Por Francisco R. S. Innocêncio
Se há um fenômeno que a pandemia de covid-19 evidenciou de maneira trágica é o fato de que as medidas necessárias para se enfrentar com eficiência uma calamidade sanitária dessa dimensão, ainda que bem conhecidas pela ciência e pelos serviços de saúde pública por já terem sido postas à prova com bons resultados anteriormente, podem ser fortemente impactadas pela produção e disseminação sistemática de desinformação. Isso é bem demonstrado pelos números da evolução da pandemia no mundo: os países cujas populações foram afetadas de maneira mais drástica pela doença ao longo do ano de 2020 foram justamente aqueles em que o negacionismo da ciência ganhou terreno na opinião pública, em grande parte por ter sido promovido por grupos políticos e adotado como postura oficial de seus respectivos governos. Nesses países, a população foi ou vem sendo desestimulada a aderir às medidas recomendadas pelos órgãos de saúde pública, seja pela ausência de campanhas governamentais de conscientização, seja pela defesa oficial de terapias e medicamentos cuja eficiência é refutada pela ciência.

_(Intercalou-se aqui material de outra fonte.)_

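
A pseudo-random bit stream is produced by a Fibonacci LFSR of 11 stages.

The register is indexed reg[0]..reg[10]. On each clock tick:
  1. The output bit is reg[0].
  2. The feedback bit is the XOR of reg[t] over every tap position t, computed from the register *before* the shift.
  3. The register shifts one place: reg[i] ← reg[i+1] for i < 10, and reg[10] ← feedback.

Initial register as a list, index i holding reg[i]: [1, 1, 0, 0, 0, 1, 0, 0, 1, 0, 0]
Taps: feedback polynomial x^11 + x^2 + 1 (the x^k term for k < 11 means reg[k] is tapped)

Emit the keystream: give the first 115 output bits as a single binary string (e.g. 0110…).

1100010010011010110111100011010011011100111101011110010001001110101011101000001010010001000110101010111000000010110

step | reg (before) | out | fb
   0 | 11000100100 | 1 | 1
   1 | 10001001001 | 1 | 1
   2 | 00010010011 | 0 | 0
   3 | 00100100110 | 0 | 1
   4 | 01001001101 | 0 | 0
   5 | 10010011010 | 1 | 1
   6 | 00100110101 | 0 | 1
   7 | 01001101011 | 0 | 0
   8 | 10011010110 | 1 | 1
   9 | 00110101101 | 0 | 1
  10 | 01101011011 | 0 | 1
  11 | 11010110111 | 1 | 1
  12 | 10101101111 | 1 | 0
  13 | 01011011110 | 0 | 0
  14 | 10110111100 | 1 | 0
  15 | 01101111000 | 0 | 1
  16 | 11011110001 | 1 | 1
  17 | 10111100011 | 1 | 0
  18 | 01111000110 | 0 | 1
  19 | 11110001101 | 1 | 0
  20 | 11100011010 | 1 | 0
  21 | 11000110100 | 1 | 1
  22 | 10001101001 | 1 | 1
  23 | 00011010011 | 0 | 0
  24 | 00110100110 | 0 | 1
  25 | 01101001101 | 0 | 1
  26 | 11010011011 | 1 | 1
  27 | 10100110111 | 1 | 0
  28 | 01001101110 | 0 | 0
  29 | 10011011100 | 1 | 1
  30 | 00110111001 | 0 | 1
  31 | 01101110011 | 0 | 1
  32 | 11011100111 | 1 | 1
  33 | 10111001111 | 1 | 0
  34 | 01110011110 | 0 | 1
  35 | 11100111101 | 1 | 0
  36 | 11001111010 | 1 | 1
  37 | 10011110101 | 1 | 1
  38 | 00111101011 | 0 | 1
  39 | 01111010111 | 0 | 1
  40 | 11110101111 | 1 | 0
  41 | 11101011110 | 1 | 0
  42 | 11010111100 | 1 | 1
  43 | 10101111001 | 1 | 0
  44 | 01011110010 | 0 | 0
  45 | 10111100100 | 1 | 0
  46 | 01111001000 | 0 | 1
  47 | 11110010001 | 1 | 0
  48 | 11100100010 | 1 | 0
  49 | 11001000100 | 1 | 1
  50 | 10010001001 | 1 | 1
  51 | 00100010011 | 0 | 1
  52 | 01000100111 | 0 | 0
  53 | 10001001110 | 1 | 1
  54 | 00010011101 | 0 | 0
  55 | 00100111010 | 0 | 1
  56 | 01001110101 | 0 | 0
  57 | 10011101010 | 1 | 1
  58 | 00111010101 | 0 | 1
  59 | 01110101011 | 0 | 1
  60 | 11101010111 | 1 | 0
  61 | 11010101110 | 1 | 1
  62 | 10101011101 | 1 | 0
  63 | 01010111010 | 0 | 0
  64 | 10101110100 | 1 | 0
  65 | 01011101000 | 0 | 0
  66 | 10111010000 | 1 | 0
  67 | 01110100000 | 0 | 1
  68 | 11101000001 | 1 | 0
  69 | 11010000010 | 1 | 1
  70 | 10100000101 | 1 | 0
  71 | 01000001010 | 0 | 0
  72 | 10000010100 | 1 | 1
  73 | 00000101001 | 0 | 0
  74 | 00001010010 | 0 | 0
  75 | 00010100100 | 0 | 0
  76 | 00101001000 | 0 | 1
  77 | 01010010001 | 0 | 0
  78 | 10100100010 | 1 | 0
  79 | 01001000100 | 0 | 0
  80 | 10010001000 | 1 | 1
  81 | 00100010001 | 0 | 1
  82 | 01000100011 | 0 | 0
  83 | 10001000110 | 1 | 1
  84 | 00010001101 | 0 | 0
  85 | 00100011010 | 0 | 1
  86 | 01000110101 | 0 | 0
  87 | 10001101010 | 1 | 1
  88 | 00011010101 | 0 | 0
  89 | 00110101010 | 0 | 1
  90 | 01101010101 | 0 | 1
  91 | 11010101011 | 1 | 1
  92 | 10101010111 | 1 | 0
  93 | 01010101110 | 0 | 0
  94 | 10101011100 | 1 | 0
  95 | 01010111000 | 0 | 0
  96 | 10101110000 | 1 | 0
  97 | 01011100000 | 0 | 0
  98 | 10111000000 | 1 | 0
  99 | 01110000000 | 0 | 1
 100 | 11100000001 | 1 | 0
 101 | 11000000010 | 1 | 1
 102 | 10000000101 | 1 | 1
 103 | 00000001011 | 0 | 0
 104 | 00000010110 | 0 | 0
 105 | 00000101100 | 0 | 0
 106 | 00001011000 | 0 | 0
 107 | 00010110000 | 0 | 0
 108 | 00101100000 | 0 | 1
 109 | 01011000001 | 0 | 0
 110 | 10110000010 | 1 | 0
 111 | 01100000100 | 0 | 1
 112 | 11000001001 | 1 | 1
 113 | 10000010011 | 1 | 1
 114 | 00000100111 | 0 | 0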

É o caso, por exemplo, dos EUA, do Reino Unido e do Brasil, três dos países mais afetados pela covid-19, cujos governos defenderam posições anticientíficas desde o início da pandemia. Por outro lado, é igualmente notável que, enquanto nos dois primeiros há uma forte diminuição dos casos (sobretudo os fatais) quando seus governos abandonam as políticas negacionistas e passam a adotar medidas sanitárias de eficácia já comprovada, o Brasil, cujos governantes repetidamente se posicionam contra medidas profiláticas prescritas pela ciência (como o uso de máscaras, a vacinação e, sobretudo, o distanciamento social), tornou-se rapidamente epicentro da pandemia no mundo e um dos países com maior número de mortes. Como afirmou o reitor da UFPR, Ricardo Marcelo Fonseca, durante a primeira mesa de debates do ciclo “Ciência pra quê?”, “Negar a ciência hoje é militar em favor da morte”.
No entanto, se isso é uma verdade, a consequência lógica da afirmação de Fonseca não é menos verdadeira: “Militar em favor da ciência é militar em favor da vida.”

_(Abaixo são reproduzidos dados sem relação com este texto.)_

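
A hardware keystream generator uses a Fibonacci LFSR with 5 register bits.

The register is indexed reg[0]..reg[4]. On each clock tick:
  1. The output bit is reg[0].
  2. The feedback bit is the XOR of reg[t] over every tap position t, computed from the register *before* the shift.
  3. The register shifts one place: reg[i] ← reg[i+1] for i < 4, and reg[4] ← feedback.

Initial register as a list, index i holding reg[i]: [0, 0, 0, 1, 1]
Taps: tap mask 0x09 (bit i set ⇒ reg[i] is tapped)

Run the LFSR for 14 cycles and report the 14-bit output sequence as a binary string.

00011111001101

k : reg_k → out_k, fb_k
0: 00011 → 0, fb=1
1: 00111 → 0, fb=1
2: 01111 → 0, fb=1
3: 11111 → 1, fb=0
4: 11110 → 1, fb=0
5: 11100 → 1, fb=1
6: 11001 → 1, fb=1
7: 10011 → 1, fb=0
8: 00110 → 0, fb=1
9: 01101 → 0, fb=0
10: 11010 → 1, fb=0
11: 10100 → 1, fb=1
12: 01001 → 0, fb=0
13: 10010 → 1, fb=0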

Existem muitas formas de empreender essa militância pela vida. Uma das mais eficientes (e, acreditamos, urgentes) entre elas é combater a cultura da desinformação, que é o combustível do negacionismo, por meio da disseminação da informação e da popularização do conhecimento científico. Segundo o pesquisador Renan Leonel, da Faculdade de Medicina da USP, que vem pesquisando justamente o processo de institucionalização do negacionismo e de produção de ignorância (em contraposição à produção de saber), “o Brasil foi o mais impactado pela produção sistemática de
desinformação por ter uma educação para a ciência bem menos consolidada que a britânica e norte-americana, além de uma população com menos anos de estudo em média”. Em entrevista concedida ao jornal Correio Popular, de Campinas, em setembro de 2020, Leonel acrescenta que “os instrumentos de comunicação científica, que são necessários para contrabalancear a produção de ignorância e fazer a informação chegar até as pessoas, são mais frágeis no país”.

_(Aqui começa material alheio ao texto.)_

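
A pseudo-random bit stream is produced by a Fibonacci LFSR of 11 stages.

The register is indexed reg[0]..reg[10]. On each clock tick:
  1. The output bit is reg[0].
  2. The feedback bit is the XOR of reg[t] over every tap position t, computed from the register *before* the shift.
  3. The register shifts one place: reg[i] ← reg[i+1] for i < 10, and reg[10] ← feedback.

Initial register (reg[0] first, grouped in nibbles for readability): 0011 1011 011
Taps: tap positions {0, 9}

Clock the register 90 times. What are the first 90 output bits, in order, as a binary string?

001110110111100100100110100001011011111101101100110110110100100100100001011110101000110001

step | reg (before) | out | fb
   0 | 00111011011 | 0 | 1
   1 | 01110110111 | 0 | 1
   2 | 11101101111 | 1 | 0
   3 | 11011011110 | 1 | 0
   4 | 10110111100 | 1 | 1
   5 | 01101111001 | 0 | 0
   6 | 11011110010 | 1 | 0
   7 | 10111100100 | 1 | 1
   8 | 01111001001 | 0 | 0
   9 | 11110010010 | 1 | 0
  10 | 11100100100 | 1 | 1
  11 | 11001001001 | 1 | 1
  12 | 10010010011 | 1 | 0
  13 | 00100100110 | 0 | 1
  14 | 01001001101 | 0 | 0
  15 | 10010011010 | 1 | 0
  16 | 00100110100 | 0 | 0
  17 | 01001101000 | 0 | 0
  18 | 10011010000 | 1 | 1
  19 | 00110100001 | 0 | 0
  20 | 01101000010 | 0 | 1
  21 | 11010000101 | 1 | 1
  22 | 10100001011 | 1 | 0
  23 | 01000010110 | 0 | 1
  24 | 10000101101 | 1 | 1
  25 | 00001011011 | 0 | 1
  26 | 00010110111 | 0 | 1
  27 | 00101101111 | 0 | 1
  28 | 01011011111 | 0 | 1
  29 | 10110111111 | 1 | 0
  30 | 01101111110 | 0 | 1
  31 | 11011111101 | 1 | 1
  32 | 10111111011 | 1 | 0
  33 | 01111110110 | 0 | 1
  34 | 11111101101 | 1 | 1
  35 | 11111011011 | 1 | 0
  36 | 11110110110 | 1 | 0
  37 | 11101101100 | 1 | 1
  38 | 11011011001 | 1 | 1
  39 | 10110110011 | 1 | 0
  40 | 01101100110 | 0 | 1
  41 | 11011001101 | 1 | 1
  42 | 10110011011 | 1 | 0
  43 | 01100110110 | 0 | 1
  44 | 11001101101 | 1 | 1
  45 | 10011011011 | 1 | 0
  46 | 00110110110 | 0 | 1
  47 | 01101101101 | 0 | 0
  48 | 11011011010 | 1 | 0
  49 | 10110110100 | 1 | 1
  50 | 01101101001 | 0 | 0
  51 | 11011010010 | 1 | 0
  52 | 10110100100 | 1 | 1
  53 | 01101001001 | 0 | 0
  54 | 11010010010 | 1 | 0
  55 | 10100100100 | 1 | 1
  56 | 01001001001 | 0 | 0
  57 | 10010010010 | 1 | 0
  58 | 00100100100 | 0 | 0
  59 | 01001001000 | 0 | 0
  60 | 10010010000 | 1 | 1
  61 | 00100100001 | 0 | 0
  62 | 01001000010 | 0 | 1
  63 | 10010000101 | 1 | 1
  64 | 00100001011 | 0 | 1
  65 | 01000010111 | 0 | 1
  66 | 10000101111 | 1 | 0
  67 | 00001011110 | 0 | 1
  68 | 00010111101 | 0 | 0
  69 | 00101111010 | 0 | 1
  70 | 01011110101 | 0 | 0
  71 | 10111101010 | 1 | 0
  72 | 01111010100 | 0 | 0
  73 | 11110101000 | 1 | 1
  74 | 11101010001 | 1 | 1
  75 | 11010100011 | 1 | 0
  76 | 10101000110 | 1 | 0
  77 | 01010001100 | 0 | 0
  78 | 10100011000 | 1 | 1
  79 | 01000110001 | 0 | 0
  80 | 10001100010 | 1 | 0
  81 | 00011000100 | 0 | 0
  82 | 00110001000 | 0 | 0
  83 | 01100010000 | 0 | 0
  84 | 11000100000 | 1 | 1
  85 | 10001000001 | 1 | 1
  86 | 00010000011 | 0 | 1
  87 | 00100000111 | 0 | 1
  88 | 01000001111 | 0 | 1
  89 | 10000011111 | 1 | 0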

Diante desse quadro, as universidades brasileiras, que são sem sombra de dúvida as principais instituições produtoras de conhecimento científico em nosso país, precisam assumir o papel de protagonistas nesse embate contra o obscurantismo negacionista por meio da popularização da ciência. Até porque, conforme declarou recentemente ao Jornal da USP o médico Márcio Bittencourt, cardiologista da Divisão de Clínica Médica do Hospital Universitário da Universidade de São Paulo, “produzir conhecimento não é só publicar artigos científicos, é também traduzir esse conhecimento para a população”. Uma afirmação que é reforçada, por exemplo, pela bióloga Natalia Pasternak, presidenta e fundadora do Instituto Questão de Ciência, para quem “a comunicação pública da ciência precisa ser valorizada como um objetivo das universidades, tanto quanto o ensino e a pesquisa”.
Foi esse propósito, o de promover a comunicação mais ativa entre a universidade e a comunidade, sobretudo nestes tempos de crise, que a Editora UFPR teve em vista ao propor o colóquio “Ciência pra quê?”, cuja mesa de encerramento ocorrerá nesta quinta-feira, às 19h, com o tema “A Ciência pela vida: uma corrida contra o tempo”. Esperamos que, com esse breve ciclo de debates, tenhamos contribuído para que a universidade venha a se tornar, além de instituição produtora de ciência e saber, também um polo irradiador de informação e conhecimento para a população.